Lecube Albert, Hernández Cristina, Genescà Joan, Simó Rafael
Diabetes Research Unit. Endocrinology Division, Institut de Recerca, Hospital Universitari Vall d'Hebron, Pg. Vall d'Hebron 119-129, 08035 Barcelona, Spain.
Diabetes Care. 2006 May;29(5):1096-101. doi: 10.2337/diacare.2951096.
The purpose of this study was to explore the initial pathogenic mechanisms of diabetes associated with hepatitis C virus (HCV) infection.
Insulin resistance, proinflammatory cytokines, and beta-cell function were evaluated in a case-control study. A total of 28 consecutive nondiabetic patients with chronic hepatitis C were included in the study (anti-HCV+). Fourteen patients with chronic hepatitis other than HCV infection served as the control group (anti-HCV-). Both groups were closely matched by the main clinical variables associated with insulin resistance and the degree of liver fibrosis. In addition, there were no differences between groups regarding hepatic insulin extraction measured by calculating the ratio between C-peptide and insulin. Serum levels of proinflammatory cytokines (tumor necrosis factor [TNF]-alpha, soluble TNF receptor [sTNFR] 1, soluble TNFR2, and interleukin-6) were measured by enzyme-linked immunosorbent assay. Insulin resistance (homeostasis model assessment [HOMA] of insulin resistance [HOMA-IR]) and insulin secretion at baseline (HOMA-beta) and after various stimulus (oral glucose tolerance test, standard food intake, and intravenous glucagon) were determined by previously validated mathematic indexes.

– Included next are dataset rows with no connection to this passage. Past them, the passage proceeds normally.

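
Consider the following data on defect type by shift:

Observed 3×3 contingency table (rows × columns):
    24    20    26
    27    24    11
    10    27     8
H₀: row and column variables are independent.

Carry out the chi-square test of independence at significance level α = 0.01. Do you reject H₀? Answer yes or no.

Row totals [70, 62, 45], col totals [61, 71, 45], n=177
χ² = (24−24.12)²/24.12 + (20−28.08)²/28.08 + (26−17.80)²/17.80 + (27−21.37)²/21.37 + (24−24.87)²/24.87 + (11−15.76)²/15.76 + (10−15.51)²/15.51 + (27−18.05)²/18.05 + (8−11.44)²/11.44 = 16.4890
df = 4
p-value (upper-tail) = 0.00243
At α=0.01: p < α → reject H₀

reject H₀: yes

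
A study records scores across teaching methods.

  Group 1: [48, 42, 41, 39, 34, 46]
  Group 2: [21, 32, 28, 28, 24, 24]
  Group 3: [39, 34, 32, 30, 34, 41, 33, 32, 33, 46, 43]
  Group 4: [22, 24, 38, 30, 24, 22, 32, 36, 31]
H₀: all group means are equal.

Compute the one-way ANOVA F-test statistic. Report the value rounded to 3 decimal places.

Group means [41.67, 26.17, 36.09, 28.78], grand mean 33.219
SSB = Σnᵢ(x̄ᵢ−x̄)² = 994.837; SSW = ΣΣ(x−x̄ᵢ)² = 770.631
MSB = 994.837/3 = 331.6125; MSW = 770.631/28 = 27.5225
F = MSB/MSW = 12.0488
df = (3, 28)

test statistic = 12.049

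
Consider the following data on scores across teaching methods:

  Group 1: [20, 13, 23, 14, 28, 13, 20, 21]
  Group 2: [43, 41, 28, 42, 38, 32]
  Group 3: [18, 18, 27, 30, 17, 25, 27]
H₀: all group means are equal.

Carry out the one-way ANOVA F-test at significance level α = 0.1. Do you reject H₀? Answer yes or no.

reject H₀: yes

Group means [19.00, 37.33, 23.14], grand mean 25.619
SSB = Σnᵢ(x̄ᵢ−x̄)² = 1216.762; SSW = ΣΣ(x−x̄ᵢ)² = 554.190
MSB = 1216.762/2 = 608.3810; MSW = 554.190/18 = 30.7884
F = MSB/MSW = 19.7601
df = (2, 18)
p-value (upper-tail) = 0.00003
At α=0.1: p < α → reject H₀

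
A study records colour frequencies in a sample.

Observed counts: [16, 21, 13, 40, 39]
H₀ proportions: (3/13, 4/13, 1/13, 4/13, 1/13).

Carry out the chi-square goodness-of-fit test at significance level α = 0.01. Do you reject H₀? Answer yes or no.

n = 129; E_i = n·p_i = [29.77, 39.69, 9.92, 39.69, 9.92]
χ² = (16−29.77)²/29.77 + (21−39.69)²/39.69 + (13−9.92)²/9.92 + (40−39.69)²/39.69 + (39−9.92)²/9.92 = 101.3301
df = 4
p-value (upper-tail) = 0.00000
At α=0.01: p < α → reject H₀

reject H₀: yes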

HOMA-IR was higher in anti-HCV+ than in anti-HCV- patients (4.35 +/- 2.27 vs. 2.58 +/- 1.74; P = 0.01). All the proinflammatory cytokines analyzed were significantly higher in anti-HCV+ patients than in anti-HCV- patients. In addition, sTNFR1 and sTNFR2 were directly correlated to HOMA-IR. HOMA-beta as well as insulin and C-peptide responses after the intravenous glucagon test were significantly higher in anti-HCV+ patients than in anti-HC- patients.

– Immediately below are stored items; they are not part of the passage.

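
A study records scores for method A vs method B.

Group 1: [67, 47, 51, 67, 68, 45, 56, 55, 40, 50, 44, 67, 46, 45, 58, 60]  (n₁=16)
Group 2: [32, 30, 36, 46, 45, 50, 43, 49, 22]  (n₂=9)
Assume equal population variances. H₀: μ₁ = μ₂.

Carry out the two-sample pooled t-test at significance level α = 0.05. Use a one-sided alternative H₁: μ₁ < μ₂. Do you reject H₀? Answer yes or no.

reject H₀: no

x̄₁=54.125, s₁=9.507, n₁=16
x̄₂=39.222, s₂=9.680, n₂=9
s_p² = [15·9.507² + 8·9.680²]/23 = 91.5350
SE = √(s_p²·(1/16+1/9)) = 3.9864
t = (54.125−39.222)/3.9864 = 3.7384
df = 23
p-value (one-sided, H₁ less) = 0.99946
At α=0.05: p ≥ α → fail to reject H₀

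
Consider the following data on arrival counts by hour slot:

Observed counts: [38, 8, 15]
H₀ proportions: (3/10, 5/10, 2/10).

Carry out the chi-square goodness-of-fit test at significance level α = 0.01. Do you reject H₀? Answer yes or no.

n = 61; E_i = n·p_i = [18.30, 30.50, 12.20]
χ² = (38−18.30)²/18.30 + (8−30.50)²/30.50 + (15−12.20)²/12.20 = 38.4481
df = 2
p-value (upper-tail) = 0.00000
At α=0.01: p < α → reject H₀

reject H₀: yes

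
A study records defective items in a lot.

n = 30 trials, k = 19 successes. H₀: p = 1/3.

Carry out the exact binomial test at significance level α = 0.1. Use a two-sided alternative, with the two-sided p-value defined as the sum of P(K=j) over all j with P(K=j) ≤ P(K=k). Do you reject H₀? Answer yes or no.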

Insulin resistance mediated by proinflammatory cytokines, but not a deficit in insulin secretion, could be the primary pathogenic mechanism involved in the development of diabetes associated with HCV infection.

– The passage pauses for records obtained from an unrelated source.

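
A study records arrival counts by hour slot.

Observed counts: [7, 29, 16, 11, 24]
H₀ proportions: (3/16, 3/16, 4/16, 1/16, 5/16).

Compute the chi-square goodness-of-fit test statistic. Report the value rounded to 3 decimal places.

n = 87; E_i = n·p_i = [16.31, 16.31, 21.75, 5.44, 27.19]
χ² = (7−16.31)²/16.31 + (29−16.31)²/16.31 + (16−21.75)²/21.75 + (11−5.44)²/5.44 + (24−27.19)²/27.19 = 22.7686
df = 4

test statistic = 22.769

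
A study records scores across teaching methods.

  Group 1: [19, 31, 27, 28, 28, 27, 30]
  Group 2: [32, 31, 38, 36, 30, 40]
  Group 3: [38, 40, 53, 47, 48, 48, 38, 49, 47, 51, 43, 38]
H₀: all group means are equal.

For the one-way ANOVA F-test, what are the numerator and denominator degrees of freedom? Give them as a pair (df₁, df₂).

k = 3 groups, N = 25 total
df = (k−1, N−k) = (3−1, 25−3) = (2, 22)

degrees of freedom = [2, 22]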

本研究旨在探讨丙型肝炎病毒(HCV)感染相关糖尿病的初始致病机制。
在一项病例对照研究中评估胰岛素抵抗、促炎细胞因子和β细胞功能。共有28例连续的非糖尿病慢性丙型肝炎患者纳入研究(抗HCV阳性)。14例非HCV感染的慢性肝炎患者作为对照组(抗HCV阴性)。两组在与胰岛素抵抗相关的主要临床变量和肝纤维化程度方面进行了密切匹配。此外,通过计算C肽与胰岛素的比值测量的肝脏胰岛素摄取在两组之间没有差异。采用酶联免疫吸附测定法测量促炎细胞因子(肿瘤坏死因子[TNF]-α、可溶性TNF受体[sTNFR]1、可溶性TNFR2和白细胞介素-6)的血清水平。通过先前验证的数学指标确定胰岛素抵抗(胰岛素抵抗稳态模型评估[HOMA-IR])以及基线时(HOMA-β)和各种刺激后(口服葡萄糖耐量试验、标准食物摄入和静脉注射胰高血糖素)的胰岛素分泌。
抗HCV阳性患者的HOMA-IR高于抗HCV阴性患者(4.35±2.27对2.58±1.74;P = 0.01)。抗HCV阳性患者中分析的所有促炎细胞因子均显著高于抗HCV阴性患者。此外,sTNFR1和sTNFR2与HOMA-IR直接相关。抗HCV阳性患者静脉注射胰高血糖素试验后的HOMA-β以及胰岛素和C肽反应显著高于抗HCV阴性患者。
促炎细胞因子介导的胰岛素抵抗而非胰岛素分泌不足可能是HCV感染相关糖尿病发生发展的主要致病机制。